Efficient Forward-Only Data Valuation for Pretrained LLMs and VLMs
This work addresses the problem of scalable data valuation for practitioners using pretrained LLMs and VLMs, offering an incremental improvement over existing methods by reducing computational costs.
The paper tackles the computational challenge of data valuation for large language and vision-language models by introducing For-Value, a forward-only framework that estimates influence scores efficiently with a single forward pass, matching or outperforming gradient-based methods in identifying impactful fine-tuning examples and detecting mislabeled data.

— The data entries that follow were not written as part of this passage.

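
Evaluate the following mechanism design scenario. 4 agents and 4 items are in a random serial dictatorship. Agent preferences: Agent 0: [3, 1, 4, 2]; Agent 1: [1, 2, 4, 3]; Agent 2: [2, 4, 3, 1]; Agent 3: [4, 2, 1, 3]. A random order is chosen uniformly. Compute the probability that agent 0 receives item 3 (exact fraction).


Step 1: Agent 0 wants item 3
Step 2: There are 24 possible orderings of agents
Step 3: In 24 orderings, agent 0 gets item 3
Step 4: Probability = 24/24 = 1

1


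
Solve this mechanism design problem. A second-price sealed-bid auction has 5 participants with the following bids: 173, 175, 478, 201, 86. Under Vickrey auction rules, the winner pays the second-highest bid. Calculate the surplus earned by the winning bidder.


Step 1: Sort bids in descending order: 478, 201, 175, 173, 86
Step 2: The winning bid is the highest: 478
Step 3: The payment equals the second-highest bid: 201
Step 4: Surplus = winner's bid - payment = 478 - 201 = 277

277


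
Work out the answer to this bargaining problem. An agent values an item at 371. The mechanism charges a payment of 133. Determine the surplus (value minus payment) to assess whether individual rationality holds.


Step 1: Surplus = value - payment = 371 - 133 = 238
Step 2: IR is satisfied (surplus >= 0)

238


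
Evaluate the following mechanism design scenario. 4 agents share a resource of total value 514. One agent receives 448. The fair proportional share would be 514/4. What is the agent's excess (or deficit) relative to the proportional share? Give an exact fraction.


Step 1: Proportional share = 514/4 = 257/2
Step 2: Agent's actual allocation = 448
Step 3: Excess = 448 - 257/2 = 639/2

639/2


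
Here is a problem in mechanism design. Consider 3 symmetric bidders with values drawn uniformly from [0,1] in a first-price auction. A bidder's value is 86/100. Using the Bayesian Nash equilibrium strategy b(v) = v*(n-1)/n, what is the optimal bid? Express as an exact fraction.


Step 1: The symmetric BNE bidding function is b(v) = v * (n-1) / n
Step 2: Substitute v = 43/50 and n = 3
Step 3: b = 43/50 * 2/3
Step 4: b = 43/75

43/75


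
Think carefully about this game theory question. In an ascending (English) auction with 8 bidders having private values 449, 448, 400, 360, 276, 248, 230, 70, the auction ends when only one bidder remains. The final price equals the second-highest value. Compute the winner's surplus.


Step 1: Identify the highest value: 449
Step 2: Identify the second-highest value: 448
Step 3: The final price = second-highest value = 448
Step 4: Surplus = 449 - 448 = 1

1


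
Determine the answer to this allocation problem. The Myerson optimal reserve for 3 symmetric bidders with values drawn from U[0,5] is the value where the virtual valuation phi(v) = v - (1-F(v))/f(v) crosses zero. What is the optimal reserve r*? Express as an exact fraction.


Step 1: For U[0,5], F(v) = v/5 and f(v) = 1/5
Step 2: phi(v) = v - (1 - v/5)/(1/5) = v - (5 - v) = 2v - 5
Step 3: Set phi(r*) = 0: 2r* - 5 = 0
Step 4: r* = 5/2 (the number of bidders n = 3 does not enter)

5/2


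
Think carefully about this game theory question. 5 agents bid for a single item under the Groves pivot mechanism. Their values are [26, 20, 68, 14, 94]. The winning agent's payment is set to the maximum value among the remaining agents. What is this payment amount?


Step 1: The efficient winner is agent 4 with value 94
Step 2: Other agents' values: [26, 20, 68, 14]
Step 3: Pivot payment = max(others) = 68
Step 4: The winner pays 68

68


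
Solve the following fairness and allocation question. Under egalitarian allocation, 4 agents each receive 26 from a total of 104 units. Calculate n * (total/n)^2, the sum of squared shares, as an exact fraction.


Step 1: Each agent's share = 104/4 = 26
Step 2: Square of each share = (26)^2 = 676
Step 3: Sum of squares = 4 * 676 = 2704

2704


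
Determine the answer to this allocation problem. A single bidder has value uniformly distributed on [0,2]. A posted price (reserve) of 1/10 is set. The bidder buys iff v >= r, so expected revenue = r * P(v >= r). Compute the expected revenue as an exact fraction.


Step 1: Posted price r = 1/10, value support [0,2]
Step 2: P(v >= r) = (2 - 1/10)/2 = 19/20
Step 3: Expected revenue = r * P(v >= r) = 1/10 * 19/20
Step 4: Revenue = 19/200

19/200


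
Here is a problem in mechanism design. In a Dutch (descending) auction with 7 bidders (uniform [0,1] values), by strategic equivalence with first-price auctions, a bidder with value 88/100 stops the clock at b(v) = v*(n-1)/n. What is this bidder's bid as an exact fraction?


Step 1: Dutch auctions are strategically equivalent to first-price auctions
Step 2: The equilibrium bid is b(v) = v*(n-1)/n
Step 3: b = 22/25 * 6/7
Step 4: b = 132/175

132/175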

Quantifying the influence of individual training samples is essential for enhancing the transparency and accountability of large language models (LLMs) and vision-language models (VLMs). However, existing data valuation methods often rely on Hessian information or model retraining, making them computationally prohibitive for billion-parameter models. In this work, we introduce For-Value, a forward-only data valuation framework that enables scalable and efficient influence estimation for both LLMs and VLMs. By leveraging the rich representations of modern foundation models, For-Value computes influence scores using a simple closed-form expression based solely on a single forward pass, thereby eliminating the need for costly gradient computations. Our theoretical analysis demonstrates that For-Value accurately estimates per-sample influence by capturing alignment in hidden representations and prediction errors between training and validation samples. Extensive experiments show that For-Value matches or outperforms gradient-based baselines in identifying impactful fine-tuning examples and effectively detecting mislabeled data.